The election diaries

The European elections have left me wondering whether to laugh or cry. The Brexit Party swept across Britain, all noise and beery bluster. That the party’s policies fit neatly onto the back of a fag packet suits its leader Nigel Farage, and seemingly matters little to the 5.2m people (36.1% of the vote) who backed him. “We are now looking towards Westminster,” is the warning on the party’s website.

On June 1, the Brexit Party – which was only launched in April – was polling at 26%, ahead of Labour (22%), the Conservatives (17%) and the Lib Dems (16%). The party hasn’t yet written a manifesto for a general election, but its main protagonists have form when it comes to climate scepticism.  

Chief among them is Ann “there is no climate change, hasn’t anybody looked out of the window recently?” Widdecombe. Those were her words in 2009 – the year after she was one of only five MPs to vote against the Climate Change Bill as it passed through Parliament, and the year before she hit the Strictly dancefloor. In 2014, those famous five got back together for an anniversary. “I am proud to have been one of those five MPs and I wonder how many others would join us if the vote were happening now,” she wrote at the time, in a piece for the Daily Express.

Five years on, perhaps we should start to wonder – and worry. Widdecombe is back in politics as a Brexit Party MEP. At the time of writing, the Electoral Calculus website puts the Brexit Party on course to win 249 seats, with Labour on 216 and the Conservatives just 54. Libs Dems would grab 51 and the SNP 56. 
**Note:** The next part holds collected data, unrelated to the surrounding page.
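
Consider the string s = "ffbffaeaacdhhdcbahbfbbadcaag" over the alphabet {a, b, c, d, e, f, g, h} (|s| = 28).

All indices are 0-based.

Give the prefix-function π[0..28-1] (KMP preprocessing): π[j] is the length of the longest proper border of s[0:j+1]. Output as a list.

[0, 1, 0, 1, 2, 0, 0, 0, 0, 0, 0, 0, 0, 0, 0, 0, 0, 0, 0, 1, 0, 0, 0, 0, 0, 0, 0, 0]

π[0] = 0
j=1 s[j]='f': π[1]=1 (border 'f')
j=2 s[j]='b': k: 1→0; π[2]=0 (border '')
j=3 s[j]='f': π[3]=1 (border 'f')
j=4 s[j]='f': π[4]=2 (border 'ff')
j=5 s[j]='a': k: 2→1→0; π[5]=0 (border '')
j=6 s[j]='e': π[6]=0 (border '')
j=7 s[j]='a': π[7]=0 (border '')
j=8 s[j]='a': π[8]=0 (border '')
j=9 s[j]='c': π[9]=0 (border '')
j=10 s[j]='d': π[10]=0 (border '')
j=11 s[j]='h': π[11]=0 (border '')
j=12 s[j]='h': π[12]=0 (border '')
j=13 s[j]='d': π[13]=0 (border '')
j=14 s[j]='c': π[14]=0 (border '')
j=15 s[j]='b': π[15]=0 (border '')
j=16 s[j]='a': π[16]=0 (border '')
j=17 s[j]='h': π[17]=0 (border '')
j=18 s[j]='b': π[18]=0 (border '')
j=19 s[j]='f': π[19]=1 (border 'f')
j=20 s[j]='b': k: 1→0; π[20]=0 (border '')
j=21 s[j]='b': π[21]=0 (border '')
j=22 s[j]='a': π[22]=0 (border '')
j=23 s[j]='d': π[23]=0 (border '')
j=24 s[j]='c': π[24]=0 (border '')
j=25 s[j]='a': π[25]=0 (border '')
j=26 s[j]='a': π[26]=0 (border '')
j=27 s[j]='g': π[27]=0 (border '')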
The Green Party would muster just one, despite polling as high as 11% in some surveys (the perils of first past the post). Still, it’s a “really high number of people, one in 10 saying they will vote Green for Westminster”, suggested the party’s co-leader Siân Berry. “This success has been a long time coming.”

This is a moot point. Farage has depicted himself as the fox shouting his way into the Westminster hen house and the ‘riches’ that supposedly await us at the end of the Brexit tunnel. “This place I am hoping to get to is so marvellous that if I described it to you now you would go crazy with excitement,” as the other ‘Fantastic Mr Fox’ said.
 
The Greens, meanwhile, are the ones with the cunning plan – one that has already seen their popularity jump from 3% to 11%, despite no-one knowing who the leader is. Berry co-leads the party with Jonathan Bartley; they stood on a joint platform to “become England and Wales’s third party”. Britons love a plucky underdog, but perhaps the party’s European election results will cause Berry and Bartley to adjust this target?

The Brexit Party’s main protagonists have form when it comes to climate scepticism”

According to Press Association figures, the Greens won 12.1% of the vote in Great Britain in May’s European elections, ahead of the Conservatives (9.1%). Their success wasn’t just confined to these shores, though: Greens won 70 seats in the 751-seat European assembly, and in Germany their vote doubled to almost 20%, which could reportedly see the German Greens’ co-leader Robert Habeck on the path to the chancellery. 

Could Berry or Bartley make it into number 11? Stranger things have happened. So far there has been no flirting with Labour or the Lib Dems. It would be up to others to pursue the Greens in any progressive alliance – and they won’t be easily wooed. 

Buoyed by the ’Greta effect’, the Greens are enjoying their power as potential kingmakers. Voters sent a signal that they want the environment at the heart of politics, according to Yannick Jadot, an MEP for the Europe Écologie-Les Verts party (which surprised many in France by coming third). “The environment cannot just be a promise you make before elections,” he told The Guardian.

It’s a message that politicians should heed. Theresa May had a tepid attitude towards global warming before Michael Gove – expertly judging the shift in public opinion – convinced her to make a splash with the 25-year environment plan. The environment secretary has re-energised Defra, but so far there is little primary legislation to show for his efforts. And now his eyes are set on a much bigger prize: the leadership. Should he win*, Gove will find it hard to row back on the eco-brand he has created for himself. If he tries, the Greens will be waiting. 

David Burrows is a freelance journalist.

*This feature was written before Michael Gove was eliminated from the Conservative leadership contest.